Comme c’est souvent le cas pour les films basés sur des faits divers, on glamourise quand même un peu une histoire d’abus de drogue et de meurtre. Mais employer Culkin était un choix tout aussi bad taste que le traitement de l’histoire, en cela Fenton Bailey et Randy Barbato suivent les pas du maitre à penser de leurs deux héros : Warhol. Lui qui exhumait les visages des stars disparues pour les sérigraphier et faisait tourner les siennes parfois quelques mois – voire moins – avant leur mort.

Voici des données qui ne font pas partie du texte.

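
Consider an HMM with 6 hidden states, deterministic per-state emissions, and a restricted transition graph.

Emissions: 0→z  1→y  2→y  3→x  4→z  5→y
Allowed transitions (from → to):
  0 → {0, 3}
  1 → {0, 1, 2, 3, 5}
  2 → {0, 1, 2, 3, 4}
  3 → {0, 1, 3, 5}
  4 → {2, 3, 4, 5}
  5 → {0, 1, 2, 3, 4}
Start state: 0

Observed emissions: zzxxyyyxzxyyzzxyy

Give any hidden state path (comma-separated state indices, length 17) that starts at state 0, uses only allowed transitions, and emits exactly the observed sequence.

  [0] z  {0,4}  => 0  start
  [1] z  {0,4}  => 0  0->0 ok
  [2] x  {3}  => 3  0->3 ok
  [3] x  {3}  => 3  3->3 ok
  [4] y  {1,2,5}  => 1  3->1 ok
  [5] y  {1,2,5}  => 1  1->1 ok
  [6] y  {1,2,5}  => 5  1->5 ok
  [7] x  {3}  => 3  5->3 ok
  [8] z  {0,4}  => 0  3->0 ok
  [9] x  {3}  => 3  0->3 ok
  [10] y  {1,2,5}  => 1  3->1 ok
  [11] y  {1,2,5}  => 5  1->5 ok
  [12] z  {0,4}  => 0  5->0 ok
  [13] z  {0,4}  => 0  0->0 ok
  [14] x  {3}  => 3  0->3 ok
  [15] y  {1,2,5}  => 1  3->1 ok
  [16] y  {1,2,5}  => 5  1->5 ok

0,0,3,3,1,1,5,3,0,3,1,5,0,0,3,1,5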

A good star is a dead star et ça n’est pas cette nouvelle fausse annonce de la mort de notre ex-bambin home alone qui nous fera penser le contraire.

Party Monster est un objet imparfait au gout bizarre de pizza froide mangée durant une gueule de bois qu’on traine depuis deux jours, et que ce soit fait exprès ou non ça participe pleinement à l’intérêt du film. Alors oui, dans le fond ce n’est que l’histoire d’un combat d’égo entre deux divas atteintes du syndrome de Peter Pan et on a du mal à savoir si il faut aimer au premier, second ou neuvième degré, mais c’est ça qui est bien. N’oublions pas que Bailey et Barbato c’est aussi RuPaul’s Drag Race, émission hier révolutionnaire et cheap, aujourd’hui bulldozer de la mainstreamisation du queer. Alors que penser de cette indétermination gênante? «Ce que vous voudrez», comme aurait pu dire Warhol. Enfin non, il se serait sûrement contenté de répondre par un de ses célèbres : «Hummmmmmm mmmm hummm m mmm», mais vous avez saisi l’idée.